For the next thirty years or so, Alabama was the best team in the land. Many national championships were won. The exact number has never really been determined: some people say that Alabama has won thirteen national titles; others say seven. Auburn fans say that we haven’t deserved any of them, but you know how that kind is.

Bear Bryant was Alabama’s coach from 1865 until his death in 1982. After he passed away, the Crimson Tide lost a bunch of games. My great-granddaddy Elmo called this time “the wilderness”, like when Moses and the Israelites marched in circles in the desert for forty years. Except instead of manna, we were given Ray Perkins.

After a while a man named Gene Stallings arrived to coach the team. He understood that it was God’s will that Alabama win football games, and he accomplished this by signing Jesus’ younger brother, Jay, to play quarterback. Gene Stallings was grumpy and yelled a lot, like the football field was his lawn and the players were kids who needed to get off of it. Alabama won the championship in 1992 when they beat Miami in the Sugar Bowl. Everything was good for a few months.

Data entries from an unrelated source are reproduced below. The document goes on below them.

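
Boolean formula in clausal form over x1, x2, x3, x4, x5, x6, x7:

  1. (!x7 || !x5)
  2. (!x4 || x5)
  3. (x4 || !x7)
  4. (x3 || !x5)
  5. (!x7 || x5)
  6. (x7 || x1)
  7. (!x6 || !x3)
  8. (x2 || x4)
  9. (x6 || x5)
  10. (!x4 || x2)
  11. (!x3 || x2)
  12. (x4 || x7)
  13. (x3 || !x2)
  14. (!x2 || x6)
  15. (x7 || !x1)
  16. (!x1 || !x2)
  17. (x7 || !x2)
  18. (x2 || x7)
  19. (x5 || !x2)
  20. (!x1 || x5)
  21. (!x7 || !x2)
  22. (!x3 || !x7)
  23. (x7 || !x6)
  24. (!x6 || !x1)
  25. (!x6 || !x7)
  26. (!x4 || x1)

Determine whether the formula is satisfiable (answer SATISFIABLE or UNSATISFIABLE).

UNSATISFIABLE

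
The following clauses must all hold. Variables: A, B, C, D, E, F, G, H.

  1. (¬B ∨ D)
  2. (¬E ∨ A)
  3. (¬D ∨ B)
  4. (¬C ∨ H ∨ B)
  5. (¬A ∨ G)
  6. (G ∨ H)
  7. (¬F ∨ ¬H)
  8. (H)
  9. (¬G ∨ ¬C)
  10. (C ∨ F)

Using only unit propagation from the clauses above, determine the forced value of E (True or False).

(H) stands alone — H = True.
(¬F ∨ ¬H): since H = True, the clause reduces to (¬F). F = False.
From (F ∨ C) and F = False: C = True.
In (¬G ∨ ¬C), ¬C is now false; ¬G must hold, so G = False.
(G ∨ ¬A): since G = False, the clause reduces to (¬A). A = False.
In (¬E ∨ A), A is now false; ¬E must hold, so E = False.

False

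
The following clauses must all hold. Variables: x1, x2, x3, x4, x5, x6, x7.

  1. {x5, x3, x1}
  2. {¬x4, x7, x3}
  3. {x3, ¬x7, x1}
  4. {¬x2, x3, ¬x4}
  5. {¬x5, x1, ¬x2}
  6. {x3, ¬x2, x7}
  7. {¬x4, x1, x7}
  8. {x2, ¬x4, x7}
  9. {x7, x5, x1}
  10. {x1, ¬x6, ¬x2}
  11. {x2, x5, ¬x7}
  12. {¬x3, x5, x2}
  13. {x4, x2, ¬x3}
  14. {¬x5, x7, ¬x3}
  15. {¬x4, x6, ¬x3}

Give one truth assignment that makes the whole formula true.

x1=T, x2=T, x3=F, x4=F, x5=F, x6=F, x7=T

Check each clause:
  1. {x3, x1, x5} — x1 is true.
  2. {x7, x3, ¬x4} — ¬x4 is true.
  3. {¬x7, x1, x3} — x1 is true.
  4. {¬x2, x3, ¬x4} — ¬x4 is true.
  5. {¬x5, ¬x2, x1} — x1 is true.
  6. {x3, ¬x2, x7} — x7 is true.
  7. {x1, ¬x4, x7} — x1 is true.
  8. {x2, x7, ¬x4} — x2 is true.
  9. {x5, x7, x1} — x1 is true.
  10. {x1, ¬x6, ¬x2} — x1 is true.
  11. {¬x7, x5, x2} — x2 is true.
  12. {¬x3, x2, x5} — ¬x3 is true.
  13. {x4, ¬x3, x2} — x2 is true.
  14. {¬x5, ¬x3, x7} — ¬x5 is true.
  15. {¬x4, x6, ¬x3} — ¬x4 is true.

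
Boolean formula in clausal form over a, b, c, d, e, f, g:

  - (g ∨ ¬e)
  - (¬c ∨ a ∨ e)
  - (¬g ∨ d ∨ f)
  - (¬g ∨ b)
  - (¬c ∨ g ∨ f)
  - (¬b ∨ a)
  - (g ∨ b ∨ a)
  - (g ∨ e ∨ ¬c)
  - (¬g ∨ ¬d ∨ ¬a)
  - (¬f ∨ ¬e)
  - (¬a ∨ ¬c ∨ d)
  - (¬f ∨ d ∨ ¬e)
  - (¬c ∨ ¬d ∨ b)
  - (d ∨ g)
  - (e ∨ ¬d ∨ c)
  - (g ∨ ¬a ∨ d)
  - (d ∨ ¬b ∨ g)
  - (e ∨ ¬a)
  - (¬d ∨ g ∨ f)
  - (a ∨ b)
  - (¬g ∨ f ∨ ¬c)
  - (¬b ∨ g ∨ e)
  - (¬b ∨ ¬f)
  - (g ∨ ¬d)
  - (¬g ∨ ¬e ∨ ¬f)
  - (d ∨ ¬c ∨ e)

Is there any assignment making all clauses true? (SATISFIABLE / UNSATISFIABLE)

UNSATISFIABLE

g = True:
  propagation gives b=True, a=True, d=False, f=True; an empty clause results — contradiction.
g = False:
  propagation gives e=False, c=False, d=True; an empty clause results — contradiction.
Every branch closes, so no satisfying assignment exists.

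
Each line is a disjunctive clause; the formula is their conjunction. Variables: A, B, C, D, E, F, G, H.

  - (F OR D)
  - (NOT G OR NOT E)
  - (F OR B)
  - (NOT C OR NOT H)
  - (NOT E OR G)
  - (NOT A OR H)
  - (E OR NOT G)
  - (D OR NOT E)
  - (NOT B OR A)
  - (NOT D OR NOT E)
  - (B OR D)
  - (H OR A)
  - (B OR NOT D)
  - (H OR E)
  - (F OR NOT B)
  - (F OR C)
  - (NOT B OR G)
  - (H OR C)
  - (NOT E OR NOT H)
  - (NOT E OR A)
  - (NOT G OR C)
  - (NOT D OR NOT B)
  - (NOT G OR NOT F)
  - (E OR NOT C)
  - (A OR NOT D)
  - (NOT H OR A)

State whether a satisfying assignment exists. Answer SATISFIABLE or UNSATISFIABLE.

E = True:
  propagation gives G=False; an empty clause results — contradiction.
E = False:
  propagation gives G=False, H=True, C=False, F=True; an empty clause results — contradiction.
Every branch closes, so no satisfying assignment exists.

UNSATISFIABLE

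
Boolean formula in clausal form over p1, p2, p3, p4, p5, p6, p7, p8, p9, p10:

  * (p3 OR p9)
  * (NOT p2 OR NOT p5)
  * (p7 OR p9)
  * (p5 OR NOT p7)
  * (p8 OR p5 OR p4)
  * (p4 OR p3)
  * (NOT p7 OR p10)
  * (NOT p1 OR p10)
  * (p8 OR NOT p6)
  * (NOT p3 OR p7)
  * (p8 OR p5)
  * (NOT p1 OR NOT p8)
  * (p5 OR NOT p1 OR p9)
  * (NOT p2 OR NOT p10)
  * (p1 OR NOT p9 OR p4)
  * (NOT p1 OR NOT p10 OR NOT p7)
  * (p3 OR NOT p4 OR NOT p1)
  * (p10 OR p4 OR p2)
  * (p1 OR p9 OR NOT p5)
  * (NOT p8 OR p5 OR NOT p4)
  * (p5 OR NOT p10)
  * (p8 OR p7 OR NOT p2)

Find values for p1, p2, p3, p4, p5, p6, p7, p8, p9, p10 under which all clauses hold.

Branch on p1: take p1 = False.
Set p2 = False and propagate.
For the remaining variables, p3 = False, p4 = True, p5 = True, p6 = True, p7 = True, p8 = True, p9 = True, p10 = True works.
Every clause has at least one true literal under this assignment.

p1=0, p2=0, p3=0, p4=1, p5=1, p6=1, p7=1, p8=1, p9=1, p10=1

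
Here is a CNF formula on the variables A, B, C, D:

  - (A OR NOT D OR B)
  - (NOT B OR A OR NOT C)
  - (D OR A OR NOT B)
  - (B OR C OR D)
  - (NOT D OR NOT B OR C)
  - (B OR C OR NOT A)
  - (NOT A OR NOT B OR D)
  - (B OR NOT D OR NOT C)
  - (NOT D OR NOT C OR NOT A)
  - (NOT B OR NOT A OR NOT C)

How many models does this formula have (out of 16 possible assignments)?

Satisfying assignments:
  A=F B=F C=T D=F
  A=T B=F C=T D=F
Count: 2.

2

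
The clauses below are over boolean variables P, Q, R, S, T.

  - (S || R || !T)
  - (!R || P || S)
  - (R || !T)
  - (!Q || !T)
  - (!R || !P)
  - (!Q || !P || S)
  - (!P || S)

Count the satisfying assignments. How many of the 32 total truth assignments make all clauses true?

9

Split on P, then R.
  P=T, R=T: a clause becomes empty — 0.
  P=T, R=F: remaining (Q,S,T) ∈ {(F,T,F); (T,T,F)} — 2.
  P=F, R=T: remaining (Q,S,T) ∈ {(F,T,F); (F,T,T); (T,T,F)} — 3.
  P=F, R=F: remaining (Q,S,T) ∈ {(F,F,F); (F,T,F); (T,F,F); (T,T,F)} — 4.
Total: 0 + 2 + 3 + 4 = 9.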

Unfortunately, one of Stallings’ players cheated, and this led to the Crimson Tide being punished for the next decade or so. Things were so bad that Jesus’ youngest brother, Tim, wouldn’t even play for us. He went to Florida instead. If my great-granddaddy Elmo were still alive, he would have called this the Second Wilderness. And instead of quail, we were given Mike DuBose.

For a while Alabama let everyone take a turn coaching the team. First there was Mike Price, who got fired for trying to recruit a girl. Then there was Dennis Franchione, who got scared by Auburn and ran away to Texas. Then Mike Shula came in for a while. He was very handsome, but unfortunately he was also clinically dead.

That’s when a man named Nick Saban came to coach the team. He was very short, so he yelled a lot, and this reminded people of The Bear. He made the players run faster and lift heavy weights. In no time at all Alabama was the best team in the land. This made everybody happy again, except for the Auburn folks, but what can you do.